Cheska Altomonte

Personal information
- Full name: Francesca Altomonte
- National team: Philippines
- Born: June 27, 1992 (age 34)
- Years active: 2013–2019, 2023–

Sport
- Sport: Softball, Slow-pitch softball
- Position: Catcher (softball); Infield (slowpitch); ;
- University team: Ateneo Lady Batters

Medal record
Women's softball
Representing Philippines
Asian Championship
| Silver medal – second place | 2017 Taichung | Team |
SEA Games
| Gold medal – first place | 2015 Singapore | Team |
| Gold medal – first place | 2019 Philippines | Team |
Co-ed slow-pitch softball
Representing Philippines
| Silver medal – second place | 2023 Pattaya | Team |

= Cheska Altomonte =

Filipino softball player (born 1992)

Francesca "Cheska" Altomonte (born June 27, 1992) is a Filipina softball player who plays as a catcher of the Philippines women's national softball team.

==Early life and education==
Cheska Altomonte was born on June 27, 1992, and comes from a family of baseball and softball players. She is the second eldest of among a brood of six. She started with baseball, playing with her brothers at age 10 as a pitcher, shortstop, and a third base. Her sisters are into softball.

She attended the Ateneo de Manila University graduating with a degree in sports organization management in 2013.

==Career==
Cheska Altomonte played for Ateneo's softball team in the University Athletic Association of the Philippines' (UAAP) Softball Championship. She played for five years with her school and later became co-captain.

Barely 17-years old, Altomonte tried out for the Philippines women's national softball team in 2010 but did not make it. However, she was part of the training pool as early as 2011.

Altomonte eventually start playing for the Philippine national team in 2013. She plays as a catcher with the Philippines and later became team captain. She took a leadership role within the team, helping Filipino Americans integrate with the local-based players.

Altomonte won her first ever SEA Games medal at the 2015 SEA Games in Singapore. At the 2017 Asian Women's Softball Championship in Taichung, the Philippines finished as runners-up.

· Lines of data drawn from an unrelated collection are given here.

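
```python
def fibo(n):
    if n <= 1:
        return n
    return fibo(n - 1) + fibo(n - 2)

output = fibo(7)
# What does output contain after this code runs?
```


fibo(7)
= fibo(6) + fibo(5)
= (fibo(5) + fibo(4)) + fibo(5)
Computing bottom-up: fibo(0)=0, fibo(1)=1, fibo(2)=1, fibo(3)=2, fibo(4)=3, fibo(5)=5, fibo(6)=8, fibo(7)=13
= 13


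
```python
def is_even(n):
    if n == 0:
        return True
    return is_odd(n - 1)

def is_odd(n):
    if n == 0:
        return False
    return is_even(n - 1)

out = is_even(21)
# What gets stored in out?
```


is_even(21)
= is_odd(20)
= is_even(19)
= is_odd(18)
= is_even(17)
= is_odd(16)
= is_even(15)
= is_odd(14)
= is_even(13)
= is_odd(12)
= is_even(11)
= is_odd(10)
= is_even(9)
= is_odd(8)
= is_even(7)
= is_odd(6)
= is_even(5)
= is_odd(4)
= is_even(3)
= is_odd(2)
= is_even(1)
= is_odd(0)
n == 0: return False
= False


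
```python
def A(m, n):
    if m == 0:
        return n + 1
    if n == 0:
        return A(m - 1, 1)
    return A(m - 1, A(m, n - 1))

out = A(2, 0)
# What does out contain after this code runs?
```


A(2, 0)
n == 0: return A(1, 1)
= A(1, 1) = 3
= 3


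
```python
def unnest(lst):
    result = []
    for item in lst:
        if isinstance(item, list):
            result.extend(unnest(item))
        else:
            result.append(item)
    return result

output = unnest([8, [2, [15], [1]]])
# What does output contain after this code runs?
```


unnest([8, [2, [15], [1]]])
Processing each element:
  8 is not a list -> append 8
  [2, [15], [1]] is a list -> unnest recursively -> [2, 15, 1]
= [8, 2, 15, 1]


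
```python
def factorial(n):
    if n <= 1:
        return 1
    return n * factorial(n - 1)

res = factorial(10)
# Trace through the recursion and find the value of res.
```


factorial(10)
= 10 * factorial(9)
= 10 * 9 * factorial(8)
= 10 * 9 * 8 * factorial(7)
= 10 * 9 * 8 * 7 * factorial(6)
= 10 * 9 * 8 * 7 * 6 * factorial(5)
= 10 * 9 * 8 * 7 * 6 * 5 * factorial(4)
= 10 * 9 * 8 * 7 * 6 * 5 * 4 * factorial(3)
= 10 * 9 * 8 * 7 * 6 * 5 * 4 * 3 * factorial(2)
= 10 * 9 * 8 * 7 * 6 * 5 * 4 * 3 * 2 * factorial(1)
= 10 * 9 * 8 * 7 * 6 * 5 * 4 * 3 * 2 * 1
= 3628800


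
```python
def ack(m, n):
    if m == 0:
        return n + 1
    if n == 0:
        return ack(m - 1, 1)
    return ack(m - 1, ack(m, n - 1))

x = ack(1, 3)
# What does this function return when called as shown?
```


ack(1, 3)
= ack(0, ack(1, 2))
First compute ack(1, 2) = 4
= ack(0, 4)
= 5


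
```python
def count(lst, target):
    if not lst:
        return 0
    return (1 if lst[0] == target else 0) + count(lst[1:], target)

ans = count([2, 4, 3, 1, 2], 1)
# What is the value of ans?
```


count([2, 4, 3, 1, 2], 1)
lst[0]=2 != 1: 0 + count([4, 3, 1, 2], 1)
lst[0]=4 != 1: 0 + count([3, 1, 2], 1)
lst[0]=3 != 1: 0 + count([1, 2], 1)
lst[0]=1 == 1: 1 + count([2], 1)
lst[0]=2 != 1: 0 + count([], 1)
= 1


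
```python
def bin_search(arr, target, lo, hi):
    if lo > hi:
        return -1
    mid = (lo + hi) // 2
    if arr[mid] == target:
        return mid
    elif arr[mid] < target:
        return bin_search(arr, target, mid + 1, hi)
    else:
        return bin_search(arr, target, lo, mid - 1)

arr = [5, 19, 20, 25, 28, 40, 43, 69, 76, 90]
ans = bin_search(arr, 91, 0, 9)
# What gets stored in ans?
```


bin_search(arr, 91, 0, 9)
lo=0, hi=9, mid=4, arr[mid]=28
28 < 91, search right half
lo=5, hi=9, mid=7, arr[mid]=69
69 < 91, search right half
lo=8, hi=9, mid=8, arr[mid]=76
76 < 91, search right half
lo=9, hi=9, mid=9, arr[mid]=90
90 < 91, search right half
lo > hi, target not found, return -1
= -1


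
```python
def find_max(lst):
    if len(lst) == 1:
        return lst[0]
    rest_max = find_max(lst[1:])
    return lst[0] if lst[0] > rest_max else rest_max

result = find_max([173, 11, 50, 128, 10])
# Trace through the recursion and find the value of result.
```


find_max([173, 11, 50, 128, 10])
= compare 173 with find_max([11, 50, 128, 10])
= compare 11 with find_max([50, 128, 10])
= compare 50 with find_max([128, 10])
= compare 128 with find_max([10])
Base: find_max([10]) = 10
compare 128 with 10: max = 128
compare 50 with 128: max = 128
compare 11 with 128: max = 128
compare 173 with 128: max = 173
= 173


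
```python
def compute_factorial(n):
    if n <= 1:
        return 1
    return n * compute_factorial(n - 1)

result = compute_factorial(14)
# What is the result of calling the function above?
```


compute_factorial(14)
= 14 * compute_factorial(13)
= 14 * 13 * compute_factorial(12)
= 14 * 13 * 12 * compute_factorial(11)
= 14 * 13 * 12 * 11 * compute_factorial(10)
= 14 * 13 * 12 * 11 * 10 * compute_factorial(9)
= 14 * 13 * 12 * 11 * 10 * 9 * compute_factorial(8)
= 14 * 13 * 12 * 11 * 10 * 9 * 8 * compute_factorial(7)
= 14 * 13 * 12 * 11 * 10 * 9 * 8 * 7 * compute_factorial(6)
= 14 * 13 * 12 * 11 * 10 * 9 * 8 * 7 * 6 * compute_factorial(5)
= 14 * 13 * 12 * 11 * 10 * 9 * 8 * 7 * 6 * 5 * compute_factorial(4)
= 14 * 13 * 12 * 11 * 10 * 9 * 8 * 7 * 6 * 5 * 4 * compute_factorial(3)
= 14 * 13 * 12 * 11 * 10 * 9 * 8 * 7 * 6 * 5 * 4 * 3 * compute_factorial(2)
= 14 * 13 * 12 * 11 * 10 * 9 * 8 * 7 * 6 * 5 * 4 * 3 * 2 * compute_factorial(1)
= 14 * 13 * 12 * 11 * 10 * 9 * 8 * 7 * 6 * 5 * 4 * 3 * 2 * 1
= 87178291200


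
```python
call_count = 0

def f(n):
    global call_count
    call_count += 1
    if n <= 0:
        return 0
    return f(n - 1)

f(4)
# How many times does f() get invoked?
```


f(4) calls f(3) calls ... calls f(0)
Total calls: 4 + 1 (for base case) = 5


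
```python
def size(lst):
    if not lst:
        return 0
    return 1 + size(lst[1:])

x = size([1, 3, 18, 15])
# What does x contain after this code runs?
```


size([1, 3, 18, 15])
= 1 + size([3, 18, 15])
= 1 + 1 + size([18, 15])
= 1 + 1 + 1 + size([15])
= 1 + 1 + 1 + 1 + size([])
= 1 + 1 + 1 + 1 + 0
= 4


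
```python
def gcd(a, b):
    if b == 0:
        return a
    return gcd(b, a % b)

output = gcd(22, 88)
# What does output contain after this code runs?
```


gcd(22, 88)
= gcd(88, 22 % 88) = gcd(88, 22)
= gcd(22, 88 % 22) = gcd(22, 0)
b == 0, return a = 22


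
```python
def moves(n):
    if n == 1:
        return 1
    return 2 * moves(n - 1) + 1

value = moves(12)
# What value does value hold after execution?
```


moves(12)
= 2 * moves(11) + 1
= 2 * (2 * moves(10) + 1) + 1
= 2 * (2 * (2 * moves(9) + 1) + 1) + 1
= 2 * (2 * (2 * (2 * moves(8) + 1) + 1) + 1) + 1
= 2 * (2 * (2 * (2 * (2 * moves(7) + 1) + 1) + 1) + 1) + 1
= 2 * (2 * (2 * (2 * (2 * (2 * moves(6) + 1) + 1) + 1) + 1) + 1) + 1
= 2 * (2 * (2 * (2 * (2 * (2 * (2 * moves(5) + 1) + 1) + 1) + 1) + 1) + 1) + 1
= 2 * (2 * (2 * (2 * (2 * (2 * (2 * (2 * moves(4) + 1) + 1) + 1) + 1) + 1) + 1) + 1) + 1
= 2 * (2 * (2 * (2 * (2 * (2 * (2 * (2 * (2 * moves(3) + 1) + 1) + 1) + 1) + 1) + 1) + 1) + 1) + 1
= 2 * (2 * (2 * (2 * (2 * (2 * (2 * (2 * (2 * (2 * moves(2) + 1) + 1) + 1) + 1) + 1) + 1) + 1) + 1) + 1) + 1
= 2 * (2 * (2 * (2 * (2 * (2 * (2 * (2 * (2 * (2 * (2 * moves(1) + 1) + 1) + 1) + 1) + 1) + 1) + 1) + 1) + 1) + 1) + 1
Now compute bottom-up:
moves(1) = 1
moves(2) = 2 * 1 + 1 = 3
moves(3) = 2 * 3 + 1 = 7
moves(4) = 2 * 7 + 1 = 15
moves(5) = 2 * 15 + 1 = 31
moves(6) = 2 * 31 + 1 = 63
moves(7) = 2 * 63 + 1 = 127
moves(8) = 2 * 127 + 1 = 255
moves(9) = 2 * 255 + 1 = 511
moves(10) = 2 * 511 + 1 = 1023
moves(11) = 2 * 1023 + 1 = 2047
moves(12) = 2 * 2047 + 1 = 4095
= 4095


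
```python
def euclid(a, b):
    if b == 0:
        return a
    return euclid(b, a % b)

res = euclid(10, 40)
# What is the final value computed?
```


euclid(10, 40)
= euclid(40, 10 % 40) = euclid(40, 10)
= euclid(10, 40 % 10) = euclid(10, 0)
b == 0, return a = 10


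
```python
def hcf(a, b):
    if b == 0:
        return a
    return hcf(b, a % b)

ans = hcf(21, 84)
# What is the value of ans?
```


hcf(21, 84)
= hcf(84, 21 % 84) = hcf(84, 21)
= hcf(21, 84 % 21) = hcf(21, 0)
b == 0, return a = 21


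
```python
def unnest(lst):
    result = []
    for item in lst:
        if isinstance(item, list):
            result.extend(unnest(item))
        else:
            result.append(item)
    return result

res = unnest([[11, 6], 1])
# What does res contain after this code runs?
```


unnest([[11, 6], 1])
Processing each element:
  [11, 6] is a list -> unnest recursively -> [11, 6]
  1 is not a list -> append 1
= [11, 6, 1]


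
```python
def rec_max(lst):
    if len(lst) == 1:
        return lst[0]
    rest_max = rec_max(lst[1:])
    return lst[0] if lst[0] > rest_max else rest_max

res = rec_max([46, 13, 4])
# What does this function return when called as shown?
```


rec_max([46, 13, 4])
= compare 46 with rec_max([13, 4])
= compare 13 with rec_max([4])
Base: rec_max([4]) = 4
compare 13 with 4: max = 13
compare 46 with 13: max = 46
= 46


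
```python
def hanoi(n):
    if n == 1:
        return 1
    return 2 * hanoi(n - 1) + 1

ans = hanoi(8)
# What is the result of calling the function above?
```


hanoi(8)
= 2 * hanoi(7) + 1
= 2 * (2 * hanoi(6) + 1) + 1
= 2 * (2 * (2 * hanoi(5) + 1) + 1) + 1
= 2 * (2 * (2 * (2 * hanoi(4) + 1) + 1) + 1) + 1
= 2 * (2 * (2 * (2 * (2 * hanoi(3) + 1) + 1) + 1) + 1) + 1
= 2 * (2 * (2 * (2 * (2 * (2 * hanoi(2) + 1) + 1) + 1) + 1) + 1) + 1
= 2 * (2 * (2 * (2 * (2 * (2 * (2 * hanoi(1) + 1) + 1) + 1) + 1) + 1) + 1) + 1
Now compute bottom-up:
hanoi(1) = 1
hanoi(2) = 2 * 1 + 1 = 3
hanoi(3) = 2 * 3 + 1 = 7
hanoi(4) = 2 * 7 + 1 = 15
hanoi(5) = 2 * 15 + 1 = 31
hanoi(6) = 2 * 31 + 1 = 63
hanoi(7) = 2 * 63 + 1 = 127
hanoi(8) = 2 * 127 + 1 = 255
= 255


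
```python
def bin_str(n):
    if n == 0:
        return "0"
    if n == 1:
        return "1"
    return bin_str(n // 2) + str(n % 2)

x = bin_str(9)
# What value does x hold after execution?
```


bin_str(9)
= bin_str(4) + "1"
= bin_str(2) + "0" + "1"
= bin_str(1) + "0" + "0" + "1"
= "1" + "0" + "0" + "1"
= "1001"


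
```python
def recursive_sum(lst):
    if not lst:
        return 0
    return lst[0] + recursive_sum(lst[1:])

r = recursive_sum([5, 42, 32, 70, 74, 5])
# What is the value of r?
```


recursive_sum([5, 42, 32, 70, 74, 5])
= 5 + recursive_sum([42, 32, 70, 74, 5])
= 5 + 42 + recursive_sum([32, 70, 74, 5])
= 5 + 42 + 32 + recursive_sum([70, 74, 5])
= 5 + 42 + 32 + 70 + recursive_sum([74, 5])
= 5 + 42 + 32 + 70 + 74 + recursive_sum([5])
= 5 + 42 + 32 + 70 + 74 + 5 + recursive_sum([])
= 5 + 42 + 32 + 70 + 74 + 5 + 0
= 228


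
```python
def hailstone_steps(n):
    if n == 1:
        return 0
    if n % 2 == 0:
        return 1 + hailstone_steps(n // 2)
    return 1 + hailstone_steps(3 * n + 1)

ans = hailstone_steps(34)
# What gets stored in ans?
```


hailstone_steps(34)
34 is even -> hailstone_steps(17)
17 is odd -> 3*17+1 = 52 -> hailstone_steps(52)
52 is even -> hailstone_steps(26)
26 is even -> hailstone_steps(13)
13 is odd -> 3*13+1 = 40 -> hailstone_steps(40)
40 is even -> hailstone_steps(20)
20 is even -> hailstone_steps(10)
10 is even -> hailstone_steps(5)
5 is odd -> 3*5+1 = 16 -> hailstone_steps(16)
16 is even -> hailstone_steps(8)
8 is even -> hailstone_steps(4)
4 is even -> hailstone_steps(2)
2 is even -> hailstone_steps(1)
Reached 1 after 13 steps
= 13


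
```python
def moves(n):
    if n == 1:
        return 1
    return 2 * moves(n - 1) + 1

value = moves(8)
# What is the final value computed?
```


moves(8)
= 2 * moves(7) + 1
= 2 * (2 * moves(6) + 1) + 1
= 2 * (2 * (2 * moves(5) + 1) + 1) + 1
= 2 * (2 * (2 * (2 * moves(4) + 1) + 1) + 1) + 1
= 2 * (2 * (2 * (2 * (2 * moves(3) + 1) + 1) + 1) + 1) + 1
= 2 * (2 * (2 * (2 * (2 * (2 * moves(2) + 1) + 1) + 1) + 1) + 1) + 1
= 2 * (2 * (2 * (2 * (2 * (2 * (2 * moves(1) + 1) + 1) + 1) + 1) + 1) + 1) + 1
Now compute bottom-up:
moves(1) = 1
moves(2) = 2 * 1 + 1 = 3
moves(3) = 2 * 3 + 1 = 7
moves(4) = 2 * 7 + 1 = 15
moves(5) = 2 * 15 + 1 = 31
moves(6) = 2 * 31 + 1 = 63
moves(7) = 2 * 63 + 1 = 127
moves(8) = 2 * 127 + 1 = 255
= 255


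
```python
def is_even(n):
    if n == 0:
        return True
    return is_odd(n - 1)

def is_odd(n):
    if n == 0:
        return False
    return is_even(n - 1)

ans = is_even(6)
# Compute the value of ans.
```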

She competed in other regional, continental and international tournaments. She returned to the Asian Championship in 2019, and 2023, took part at the Women's Softball World Championship in 2016 and 2018, the Asian Games in 2014 and 2018. In both instances of the Asian Games, they placed fourth.

Altomonte decided to retire from the national team after the Philippines won its tenth ever gold medal at the 2019 SEA Games.

Altomonte was convinced to come out of retirement by Ana Maria Santiago, her coach for the 2022 Asian Games and 2023 Women's Softball World Cup (formerly the World Championship). She had a MCL injury in the 2022 Canada Cup which the Philippine national team took part of its preparations.

After recovering, she joined the 2023 Asian Championship in April. She also played for the Philippines co-ed national slow-pitch softball team at the 2023 Co-Ed Slow-Pitch Softball Asia Cup in May. In slow-pitch softball, Altomonte played in the infield position. They finished second.

She rejoined the regular softball Philippine national team for the Group Stage (Group C) of the 2024 Women's Softball World Cup in July 2023. They reached the playoff but was defeated by Italy, preventing their qualification for the finals phase. In October 2023, Altomonte joined the 2022 Asian Games squad, placing fourth again.

==Sports administration==
In 2020, Altomonte became secretary general of the Amateur Softball Association of the Philippines the following year. She also became part of the Philippine Olympic Committee's Athletes' Commission in the same year.

==Personal life==
Cheska's brother, Dino is a member of the Philippines national baseball team since 2017. Altomonte worked at Solar Entertainment. She reportedly left a high-paying job at Solar to focus on her national team duties.